As Defense News reported last month, the Canadian government is planning another upgrade and life-extension program for its CF-18 Hornets, this time to keep the fighters flying through 2025. The federal cabinet in Ottawa has been intending to replace the RCAF’s 78 Hornets with 65 F-35 Lightning II Joint Strike Fighters. But that purchase has been on hold for a few years, whether for Lockheed’s delayed delivery or the government’s introspection. The new program means that any purchase of new fighter jets is effectively pushed right from 2018 until about 2023, assuming a roughly two-year transition for accepting the new JSFs and retraining the crews. Despite some speculation of an impending purchase of four JSFs earlier this month, the plan seems to be holding. But given the hitherto steadfast enthusiasm for the F-35, why the change?
Simply put, the Department of National Defense needs the money to pay for its incredibly over-priced and not-so-joint Joint Support Ships—along with everything else that isn’t quite fitting into its budget. That’s also why the DND cancelled its long-awaited Close Combat Vehicle procurement for the Army last December. As David Pugliese wrote for the Ottawa Citizen, there are plenty of good and well-priced options for replenishment ships from shipyards in allied countries, but undoing the National Shipbuilding Strategy could constitute an embarrassment for the Harper Government. The Harper Government does not like embarrassments, so something had to give.
What the Harper Government does like, like the Martin and Chrétien Governments before it, is for Canada to pull its own weight internationally. Perhaps most Canadian defense procurements have been “long-awaited” over the past two decades, and Canadian defense has been pretty arguably underfunded. But at least both Liberals and Tories have been marching with Canada’s allies when the marching hasn’t been egregiously questionable (as in 2003). In applying military force, those governments have tended to follow what Christian Leuprecht of the Royal Military College of Canada calls the “six-pack strategy”. When NATO throws a party, Canada must bring something as its contribution to global security, so it most often sends six modern fighter-bombers for attacking enemy ground forces. That’s a solid contribution, in line with Canada’s global standing.

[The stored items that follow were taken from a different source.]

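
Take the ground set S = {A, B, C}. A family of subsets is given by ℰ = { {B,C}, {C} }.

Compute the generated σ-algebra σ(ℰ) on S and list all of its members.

Begin from { ∅, {C}, {B,C}, S } (that is, ℰ plus ∅ and S).
Step 1 (2 new):
  {A}  = complement {B,C}
  {A,B}  = complement {C}
  — 6 sets.
Step 2: +1 →
  {A,C}  = {C} ∪ {A}
  — 7 sets.
Step 3. New:
  {B}  = complement {A,C}
  — 8 sets.
Step 4 adds nothing — fixpoint reached.

|σ(ℰ)| = 8.  σ(ℰ) = { ∅, {A}, {B}, {C}, {A,B}, {A,C}, {B,C}, S }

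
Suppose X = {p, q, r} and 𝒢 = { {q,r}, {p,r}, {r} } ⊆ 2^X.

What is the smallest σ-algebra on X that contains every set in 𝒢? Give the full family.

Seed the family with 𝒢 together with ∅ and X: { {}, {r}, {p,r}, {q,r}, X }.
Round 1: 3 new —
  {p}  = {q,r}ᶜ
  {q}  = {p,r}ᶜ
  {p,q}  = {r}ᶜ
Round 2: no new sets; the family is a σ-algebra.

Therefore σ(𝒢) = { {}, {p}, {q}, {r}, {p,q}, {p,r}, {q,r}, X } (|σ(𝒢)| = 8).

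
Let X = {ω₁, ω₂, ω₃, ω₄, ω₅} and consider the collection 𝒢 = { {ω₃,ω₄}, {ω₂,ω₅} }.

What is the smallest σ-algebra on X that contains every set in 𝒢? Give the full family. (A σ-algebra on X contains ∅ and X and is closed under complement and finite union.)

Initial family (4 sets): { {}, {ω₂,ω₅}, {ω₃,ω₄}, X }.
Iteration 1 (3 new):
  {ω₁,ω₂,ω₅}  = complement {ω₃,ω₄}
  {ω₁,ω₃,ω₄}  = complement {ω₂,ω₅}
  {ω₂,ω₃,ω₄,ω₅}  = {ω₂,ω₅} ∪ {ω₃,ω₄}
Iteration 2. New:
  {ω₁}  = complement {ω₂,ω₃,ω₄,ω₅}
Iteration 3: closed — nothing new.

|σ(𝒢)| = 8.  σ(𝒢) = { {}, {ω₁}, {ω₂,ω₅}, {ω₃,ω₄}, {ω₁,ω₂,ω₅}, {ω₁,ω₃,ω₄}, {ω₂,ω₃,ω₄,ω₅}, X }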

Assuming that all the bugs get worked out, buying a few squadrons of F-35s would continue to more than provide for that strategy. With all its wrap-around electronic content, the F-35 is not just by name, but by substance as well, a search-and-destroy strike fighter. In Cicero magazine last month, Jonathan Miller from Aberystwyth University tried to make the case that "The F-35 Was Built to Fight ISIS”. That’s a stretch—without their still-awaited S-300 missiles, even the Syrians would have trouble downing Canadian fighters, and ISIS lacks anything that can reach the high altitudes from which the CF-18s are bombing.
Indeed, the only plausible opponents with air defense systems that could threaten CF-18s in the near term are China and Russia. Perhaps no government in Ottawa wants any part of a fight over the South China Sea, but the aerial policing of the Baltic is an occasional Canadian responsibility. With their AIM-120 AMRAAMs, the RCAF’s CF-18s are probably well-equipped to deal with Russian Air Force's fighters. For dealing with its S-300s and -400s around Kaliningrad and Saint Petersburg, the RCAF could do well with some standoff air-to-surface weapons, which it currently lacks. The F-35 could presumably approach those defenses much more closely, but for a while at least, more capable payloads may be less expensive than more capable platforms.
This is not to say whether the Joint Strike Fighter is the right fighter, in the long term, for the RCAF. If the timing of this refitting of CF-18s is intended for a domestic political audience—to kick the decision on F-35s past the next general election—little will be lost. If the timing is meant to assess the early performance of the F-35s in the hands of other air forces, then the delay is prudent. Either way, the CF-18s will be fine for a few years more.